Frise chronologique
XIIe siècle
Construction du chœur et de l'abside
Construction du chœur et de l'abside
XIIe siècle (≈ 1250)
Parties romanes originales voûtées en cul-de-four.
XIVe siècle
Rénovation possible de la façade
Rénovation possible de la façade
XIVe siècle (≈ 1450)
Portail en arc brisé et archivolte ajoutés.
1793-1868
Variations toponymiques
Variations toponymiques
1793-1868 (≈ 1831)
Usage alterné de *Léobazel* et *Saint-Mathurin-Léobazel*.
1972
Fusion communale préliminaire
Fusion communale préliminaire
1972 (≈ 1972)
Réunion avec Camps par arrêté préfectoral.
25 mai 1976
Inscription aux monuments historiques
Inscription aux monuments historiques
25 mai 1976 (≈ 1976)
Protection de l’édifice et de ses éléments mobiliers.
1er janvier 2006
Fusion communale définitive
Fusion communale définitive
1er janvier 2006 (≈ 2006)
Création de Camps-Saint-Mathurin-Léobazel.
Aujourd'hui
Aujourd'hui
Aujourd'hui
Aujourd'hui (≈ 2025)
Position de référence.
Patrimoine classé
Eglise (cad. A 343) : inscription par arrêté du 25 mai 1976
Personnages clés
| Information non disponible - Aucun personnage historique cité |
Les sources ne mentionnent aucun acteur spécifique lié. |
Origine et histoire
L’église Saint-Mathurin de Camps-Saint-Mathurin-Léobazel est une construction rurale typique du Massif central, marquée par deux périodes architecturales distinctes. Son chœur et son abside semi-circulaire, voûtés en plein cintre et en cul-de-four, datent du XIIe siècle, témoignant de l’art roman limousin. La nef carrée, couverte d’un plafond cintré, ainsi qu’une chapelle latérale, furent ajoutées à l’époque moderne, tandis que la façade occidentale, partiellement remaniée, pourrait dater du XIVe siècle, comme en atteste son portail en arc brisé protégé par une archivolte en plein cintre.

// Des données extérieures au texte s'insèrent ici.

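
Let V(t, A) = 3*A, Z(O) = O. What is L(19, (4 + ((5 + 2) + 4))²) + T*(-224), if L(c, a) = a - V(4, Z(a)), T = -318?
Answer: 70782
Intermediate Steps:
L(c, a) = -2*a (L(c, a) = a - 3*a = -2*a)
L(19, (4 + ((5 + 2) + 4))²) + T*(-224) = -2*(4 + ((5 + 2) + 4))² - 318*(-224) = -2*(4 + (7 + 4))² + 71232 = -2*(4 + 11)² + 71232 = -2*15² + 71232 = -2*225 + 71232 = -450 + 71232 = 70782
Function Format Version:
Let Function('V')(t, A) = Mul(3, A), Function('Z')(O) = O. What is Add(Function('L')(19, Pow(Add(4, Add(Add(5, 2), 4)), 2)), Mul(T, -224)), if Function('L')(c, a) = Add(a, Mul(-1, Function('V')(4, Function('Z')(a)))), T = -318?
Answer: 70782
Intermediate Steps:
Function('L')(c, a) = Mul(-2, a) (Function('L')(c, a) = Add(a, Mul(-1, Mul(3, a))) = Add(a, Mul(-3, a)) = Mul(-2, a))
Add(Function('L')(19, Pow(Add(4, Add(Add(5, 2), 4)), 2)), Mul(T, -224)) = Add(Mul(-2, Pow(Add(4, Add(Add(5, 2), 4)), 2)), Mul(-318, -224)) = Add(Mul(-2, Pow(Add(4, Add(7, 4)), 2)), 71232) = Add(Mul(-2, Pow(Add(4, 11), 2)), 71232) = Add(Mul(-2, Pow(15, 2)), 71232) = Add(Mul(-2, 225), 71232) = Add(-450, 71232) = 70782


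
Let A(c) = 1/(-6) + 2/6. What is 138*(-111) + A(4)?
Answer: -91907/6 ≈ -15318.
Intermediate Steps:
A(c) = ⅙ (A(c) = 1*(-⅙) + 2*(⅙) = -⅙ + ⅓ = ⅙)
138*(-111) + A(4) = 138*(-111) + ⅙ = -15318 + ⅙ = -91907/6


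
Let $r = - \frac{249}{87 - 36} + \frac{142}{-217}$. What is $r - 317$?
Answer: $- \frac{1189838}{3689} \approx -322.54$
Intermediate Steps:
$r = - \frac{20425}{3689}$ ($r = - \frac{249}{87 - 36} + 142 \left(- \frac{1}{217}\right) = - \frac{249}{51} - \frac{142}{217} = \left(-249\right) \frac{1}{51} - \frac{142}{217} = - \frac{83}{17} - \frac{142}{217} = - \frac{20425}{3689} \approx -5.5367$)
$r - 317 = - \frac{20425}{3689} - 317 = - \frac{1189838}{3689}$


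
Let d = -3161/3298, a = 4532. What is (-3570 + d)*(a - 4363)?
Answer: -1990316549/3298 ≈ -6.0349e+5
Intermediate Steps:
d = -3161/3298 (d = -3161*1/3298 = -3161/3298 ≈ -0.95846)
(-3570 + d)*(a - 4363) = (-3570 - 3161/3298)*(4532 - 4363) = -11777021/3298*169 = -1990316549/3298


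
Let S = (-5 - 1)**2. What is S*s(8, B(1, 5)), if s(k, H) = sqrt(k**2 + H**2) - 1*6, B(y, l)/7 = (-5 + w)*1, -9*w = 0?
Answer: -216 + 36*sqrt(1289) ≈ 1076.5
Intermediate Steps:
w = 0 (w = -1/9*0 = 0)
B(y, l) = -35 (B(y, l) = 7*((-5 + 0)*1) = 7*(-5*1) = 7*(-5) = -35)
s(k, H) = -6 + sqrt(H**2 + k**2) (s(k, H) = sqrt(H**2 + k**2) - 6 = -6 + sqrt(H**2 + k**2))
S = 36 (S = (-6)**2 = 36)
S*s(8, B(1, 5)) = 36*(-6 + sqrt((-35)**2 + 8**2)) = 36*(-6 + sqrt(1225 + 64)) = 36*(-6 + sqrt(1289)) = -216 + 36*sqrt(1289)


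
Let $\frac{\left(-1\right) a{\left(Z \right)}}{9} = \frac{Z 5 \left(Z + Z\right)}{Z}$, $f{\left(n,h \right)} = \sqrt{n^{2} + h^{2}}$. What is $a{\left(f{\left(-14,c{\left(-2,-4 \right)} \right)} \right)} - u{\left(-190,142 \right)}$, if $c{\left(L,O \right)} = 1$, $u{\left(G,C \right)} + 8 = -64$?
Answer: $72 - 90 \sqrt{197} \approx -1191.2$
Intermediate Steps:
$u{\left(G,C \right)} = -72$ ($u{\left(G,C \right)} = -8 - 64 = -72$)
$f{\left(n,h \right)} = \sqrt{h^{2} + n^{2}}$
$a{\left(Z \right)} = - 90 Z$ ($a{\left(Z \right)} = - 9 \frac{Z 5 \left(Z + Z\right)}{Z} = - 9 \frac{5 Z 2 Z}{Z} = - 9 \frac{10 Z^{2}}{Z} = - 9 \cdot 10 Z = - 90 Z$)
$a{\left(f{\left(-14,c{\left(-2,-4 \right)} \right)} \right)} - u{\left(-190,142 \right)} = - 90 \sqrt{1^{2} + \left(-14\right)^{2}} - -72 = - 90 \sqrt{1 + 196} + 72 = - 90 \sqrt{197} + 72 = 72 - 90 \sqrt{197}$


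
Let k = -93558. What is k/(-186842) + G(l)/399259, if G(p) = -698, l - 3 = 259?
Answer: 18611728903/37299175039 ≈ 0.49898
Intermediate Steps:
l = 262 (l = 3 + 259 = 262)
k/(-186842) + G(l)/399259 = -93558/(-186842) - 698/399259 = -93558*(-1/186842) - 698*1/399259 = 46779/93421 - 698/399259 = 18611728903/37299175039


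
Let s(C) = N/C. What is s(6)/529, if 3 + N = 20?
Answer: 17/3174 ≈ 0.0053560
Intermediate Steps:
N = 17 (N = -3 + 20 = 17)
s(C) = 17/C
s(6)/529 = (17/6)/529 = (17*(⅙))*(1/529) = (17/6)*(1/529) = 17/3174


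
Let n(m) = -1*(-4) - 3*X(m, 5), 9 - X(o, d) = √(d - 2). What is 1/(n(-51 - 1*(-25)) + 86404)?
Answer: 86381/7461677134 - 3*√3/7461677134 ≈ 1.1576e-5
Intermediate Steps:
X(o, d) = 9 - √(-2 + d) (X(o, d) = 9 - √(d - 2) = 9 - √(-2 + d))
n(m) = -23 + 3*√3 (n(m) = -1*(-4) - 3*(9 - √(-2 + 5)) = 4 - 3*(9 - √3) = 4 + (-27 + 3*√3) = -23 + 3*√3)
1/(n(-51 - 1*(-25)) + 86404) = 1/((-23 + 3*√3) + 86404) = 1/(86381 + 3*√3)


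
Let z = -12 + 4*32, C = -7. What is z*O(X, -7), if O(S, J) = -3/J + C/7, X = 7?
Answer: -464/7 ≈ -66.286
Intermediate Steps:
z = 116 (z = -12 + 128 = 116)
O(S, J) = -1 - 3/J (O(S, J) = -3/J - 7/7 = -3/J - 7*⅐ = -3/J - 1 = -1 - 3/J)
z*O(X, -7) = 116*((-3 - 1*(-7))/(-7)) = 116*(-(-3 + 7)/7) = 116*(-⅐*4) = 116*(-4/7) = -464/7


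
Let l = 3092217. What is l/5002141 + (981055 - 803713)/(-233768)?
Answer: -82114152783/584670248644 ≈ -0.14045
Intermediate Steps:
l/5002141 + (981055 - 803713)/(-233768) = 3092217/5002141 + (981055 - 803713)/(-233768) = 3092217*(1/5002141) + 177342*(-1/233768) = 3092217/5002141 - 88671/116884 = -82114152783/584670248644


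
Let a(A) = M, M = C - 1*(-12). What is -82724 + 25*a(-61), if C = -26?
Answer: -83074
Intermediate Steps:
M = -14 (M = -26 - 1*(-12) = -26 + 12 = -14)
a(A) = -14
-82724 + 25*a(-61) = -82724 + 25*(-14) = -82724 - 350 = -83074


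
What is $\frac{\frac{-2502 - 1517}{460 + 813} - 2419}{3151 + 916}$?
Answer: $- \frac{3083406}{5177291} \approx -0.59556$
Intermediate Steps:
$\frac{\frac{-2502 - 1517}{460 + 813} - 2419}{3151 + 916} = \frac{- \frac{4019}{1273} - 2419}{4067} = \left(\left(-4019\right) \frac{1}{1273} - 2419\right) \frac{1}{4067} = \left(- \frac{4019}{1273} - 2419\right) \frac{1}{4067} = \left(- \frac{3083406}{1273}\right) \frac{1}{4067} = - \frac{3083406}{5177291}$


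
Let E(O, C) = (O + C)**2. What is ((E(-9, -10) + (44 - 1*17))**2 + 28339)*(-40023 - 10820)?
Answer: -9094948369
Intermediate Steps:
E(O, C) = (C + O)**2
((E(-9, -10) + (44 - 1*17))**2 + 28339)*(-40023 - 10820) = (((-10 - 9)**2 + (44 - 1*17))**2 + 28339)*(-40023 - 10820) = (((-19)**2 + (44 - 17))**2 + 28339)*(-50843) = ((361 + 27)**2 + 28339)*(-50843) = (388**2 + 28339)*(-50843) = (150544 + 28339)*(-50843) = 178883*(-50843) = -9094948369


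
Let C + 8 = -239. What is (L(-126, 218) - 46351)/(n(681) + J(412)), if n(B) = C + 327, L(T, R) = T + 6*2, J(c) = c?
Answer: -46465/492 ≈ -94.441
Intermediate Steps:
C = -247 (C = -8 - 239 = -247)
L(T, R) = 12 + T (L(T, R) = T + 12 = 12 + T)
n(B) = 80 (n(B) = -247 + 327 = 80)
(L(-126, 218) - 46351)/(n(681) + J(412)) = ((12 - 126) - 46351)/(80 + 412) = (-114 - 46351)/492 = -46465*1/492 = -46465/492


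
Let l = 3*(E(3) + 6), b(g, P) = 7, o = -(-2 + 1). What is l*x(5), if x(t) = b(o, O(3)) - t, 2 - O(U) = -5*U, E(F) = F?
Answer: 54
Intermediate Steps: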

La commune de Saint-Mathurin-Léobazel, aujourd’hui fusionnée avec Camps depuis 2006, a connu des variations toponymiques liées à son histoire administrative. Entre 1793 et 1868, le nom Léobazel fut utilisé seul ou en alternance avec Saint-Mathurin-Léobazel, avant que ce dernier ne s’impose définitivement dans les registres. L’église, inscrite aux monuments historiques en 1976, abrite des éléments mobiliers remarquables, comme un maître-autel néo-roman du début du XIXe siècle réemployant des bas-reliefs du XVIIIe siècle, ou une statue de saint Mathurin aux attributs caractéristiques.
Le patrimoine de l’édifice s’enrichit de statues religieuses, dont une Vierge à l’Enfant du XVIIIe siècle, couronnée et tenant un Jésus bénissant, ainsi que des décors dorés sur le devant d’autel. Ces éléments illustrent l’évolution des pratiques artistiques locales, entre héritage médiéval et ajouts postérieurs. La fusion communale de 1972, effective en 2006, a préservé ce lieu de culte comme symbole de l’histoire rurale corrèzienne, ancré dans le paysage de la Xaintrie Noire.
L’architecture de l’église reflète les adaptations successives d’un édifice religieux en milieu rural. Le chœur roman, sobre et fonctionnel, contraste avec la nef plus récente, tandis que le portail mixte (arc brisé et archivolte en plein cintre) suggère une transition stylistique entre Gothique et Roman tardif. Ces caractéristiques en font un exemple représentatif des petites églises limousines, où se mêlent simplicité structurelle et détails ornementaux.
Le site, propriété de la commune, est aujourd’hui un témoignage de la vie religieuse et communautaire en Corrèze. Son inscription au titre des monuments historiques souligne sa valeur patrimoniale, tant pour son bâti que pour son mobilier, comme les statues et le maître-autel. La localisation en Xaintrie Noire, zone rurale préservée, renforce son intérêt comme marqueur du territoire et de son histoire pluriséculaire.